Jesse and Judy inform Kelvin that Keefe will be fired from his position and sent to a lower position, fearing a PR nightmare could damage the church's image. Kelvin is forced to deliver the news to Keefe, who chooses to quit the church and move out of their house. Judy meets with Stephen to stop harassing her and B.J., only to discover that B.J. is also present. Stephen forces her to reveal their affair, which devastates B.J. Jesse also meets with Billy at Zion's Landing, who reveals that he could bring Aimee-Leigh (Jennifer Nettles) back through a hologram form. That night, Karl and Chuck retrieve bags of ammonium nitrate from the warehouse and deliver it to Peter, revealing they are conspiring against the Gemstones.

==Production==
===Development===
The episode was written by executive producer John Carcieri and series creator Danny McBride, and directed by executive producer Jody Hill. This was Carcieri's 13th writing credit, McBride's 22nd writing credit, and Hill's 11th directing credit.

==Reception==
===Viewers===
In its original American broadcast, "I Have Not Come to Bring Peace, But a Sword" was seen by an estimated 0.256 million household viewers with a 0.05 in the 18-49 demographics. This means that 0.05 percent of all households with televisions watched the episode. This was a slight increase in viewership from the previous episode, which was watched by 0.219 million household viewers with a 0.05 in the 18-49 demographics.

===Critical reviews===
"I Have Not Come to Bring Peace, But a Sword" received very positive reviews from critics. Matt Schimkowitz of The A.V. Club gave the episode a "B" grade and wrote, "After last week's surprising dip into the warm waters of Cousins Night, the future was looking so bright, the Gemstones gotta wear shades. Yet, from the jump, 'I Have Not Come To Bring Peace, But A Sword' tips its hand toward a reckoning. Now we know: The goodwill forged in 'For Their Nakedness Is Your Nakedness' hid a rotten core at the heart of the Gemstones, and it was laid bare this evening."
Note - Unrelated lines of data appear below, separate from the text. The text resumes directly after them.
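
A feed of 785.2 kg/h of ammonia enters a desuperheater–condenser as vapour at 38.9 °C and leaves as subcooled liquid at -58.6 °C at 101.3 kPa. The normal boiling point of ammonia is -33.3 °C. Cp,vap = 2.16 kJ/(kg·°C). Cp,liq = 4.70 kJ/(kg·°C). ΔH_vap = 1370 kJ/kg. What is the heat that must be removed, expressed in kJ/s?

Q_c = 359 kJ/s

vapour 38.9→-33.3 °C: -155.95 kJ/kg
condensation at -33.3 °C: -1370 kJ/kg
liquid -33.3→-58.6 °C: -118.91 kJ/kg
Δh = -155.95 + -1370 + -118.91 = -1644.9 kJ/kg
Q = ṁ·Δh = 785.2 kg/h × -1644.9 kJ/kg = -1.2915e+06 kJ/h
|Q| = 358.76 kW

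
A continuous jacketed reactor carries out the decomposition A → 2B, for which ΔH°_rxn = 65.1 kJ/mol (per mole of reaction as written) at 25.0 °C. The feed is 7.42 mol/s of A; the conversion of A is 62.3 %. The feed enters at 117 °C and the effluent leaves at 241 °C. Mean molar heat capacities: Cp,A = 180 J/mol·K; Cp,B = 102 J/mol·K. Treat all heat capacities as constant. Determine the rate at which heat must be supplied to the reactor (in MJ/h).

Q_in = 1770 MJ/h

Extent of reaction ξ = 0.623 × 7.42 = 4.6227 mol/s
Reaction term: ξ·ΔH°_rxn = 4.6227 × 65.1 = 300.94 kJ/s
Sensible, feed 117→25 °C: -122.88 kJ/s
Outlet flows (mol/s): A 2.7973, B 9.2453
Sensible, products 25→241 °C: 312.45 kJ/s
Q = ΔH = 490.51 kJ/s = 490.51 kW
Heat supplied = 1765.8 MJ/h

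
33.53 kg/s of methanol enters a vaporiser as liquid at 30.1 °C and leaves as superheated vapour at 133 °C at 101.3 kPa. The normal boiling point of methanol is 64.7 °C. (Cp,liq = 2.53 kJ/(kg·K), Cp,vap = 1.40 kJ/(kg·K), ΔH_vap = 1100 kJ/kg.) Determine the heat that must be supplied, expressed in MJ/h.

liquid 30.1→64.7 °C: 87.538 kJ/kg
vaporisation at 64.7 °C: 1100 kJ/kg
vapour 64.7→133 °C: 95.62 kJ/kg
Δh = 87.538 + 1100 + 95.62 = 1283.2 kJ/kg
Q = ṁ·Δh = 33.53 kg/s × 1283.2 kJ/kg = 43024 kJ/s
|Q| = 43024 kW = 154890 MJ/h

Q = 155000 MJ/h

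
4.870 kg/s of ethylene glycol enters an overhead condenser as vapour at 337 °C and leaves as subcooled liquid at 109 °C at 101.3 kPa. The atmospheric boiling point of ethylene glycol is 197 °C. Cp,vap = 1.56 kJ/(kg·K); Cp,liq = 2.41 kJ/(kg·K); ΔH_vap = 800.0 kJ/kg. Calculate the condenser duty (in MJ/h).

vapour 337→197 °C: -218.4 kJ/kg
condensation at 197 °C: -800 kJ/kg
liquid 197→109 °C: -212.08 kJ/kg
Δh = -218.4 + -800 + -212.08 = -1230.5 kJ/kg
Q = ṁ·Δh = 4.870 kg/s × -1230.5 kJ/kg = -5992.4 kJ/s
|Q| = 5992.4 kW = 21573 MJ/h

Q_c = 21600 MJ/h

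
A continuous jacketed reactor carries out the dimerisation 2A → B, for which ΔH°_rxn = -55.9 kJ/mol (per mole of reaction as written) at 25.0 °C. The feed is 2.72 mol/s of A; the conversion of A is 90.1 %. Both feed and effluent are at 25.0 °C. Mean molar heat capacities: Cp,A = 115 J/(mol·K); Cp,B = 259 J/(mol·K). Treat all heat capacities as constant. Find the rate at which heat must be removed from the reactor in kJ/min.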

Scott Tobias of Vulture gave the episode a perfect 5 star rating out of 5 and wrote, "It seems like only a week ago I was regaling the Gemstones' ability to come together as a family, despite grudges and betrayals and brow-scorching insults that would end other relationships. And now, this week, a fresh round of betrayals either begins the cycle anew or snaps a tree's worth of olive branches in half. The Righteous Gemstones had spent the first three episodes carefully building out a season where Eli Gemstone has finally handed over his empire to his children — the ultimate act of blind faith, to be sure, but also an act of trust. The fourth and best episode so far harmonizes the trust theme across multiple timelines and considers the consequences for nearly every major character in the cast." Breeze Riley of Telltale TV gave the episode a 4 star rating out of 5 and wrote, "In the time we've known them, we've seen the Gemstones get wrapped up in extortion, assassination attempts, and now domestic terrorism thanks to the cousins double-crossing them. God only knows how they'll handle it but I'm guessing it will be in the goofiest nonsensical way possible."

===Accolades===
TVLine named Edi Patterson as an honorable mention as the "Performer of the Week" for the week of July 8, 2023, for her performance in the episode. The site wrote, "As the delightfully unhinged Judy Gemstone, Edi Patterson has long been The Righteous Gemstones secret weapon, armed with off-kilter line readings and an oddball physicality that make Judy such a watchable weirdo. That held especially true during Sunday's episode, in which Judy tried to shield husband BJ from the knowledge that she'd had an affair while on tour. As Judy's ex-lover, Stephen, threatened to spill the beans to BJ, Patterson made increasingly hilarious choices, from Judy's frantic deleting of Stephen's text messages to the seamless way she spat out her water upon learning that BJ and Stephen played pickleball together. Judy's eventual confrontation with Stephen was the perfect cap to Patterson's showcase; in her hands, even a ridiculous declaration like, 'I'm BJ Barnes' bitch, and no one else's!' was both very funny and strangely sweet."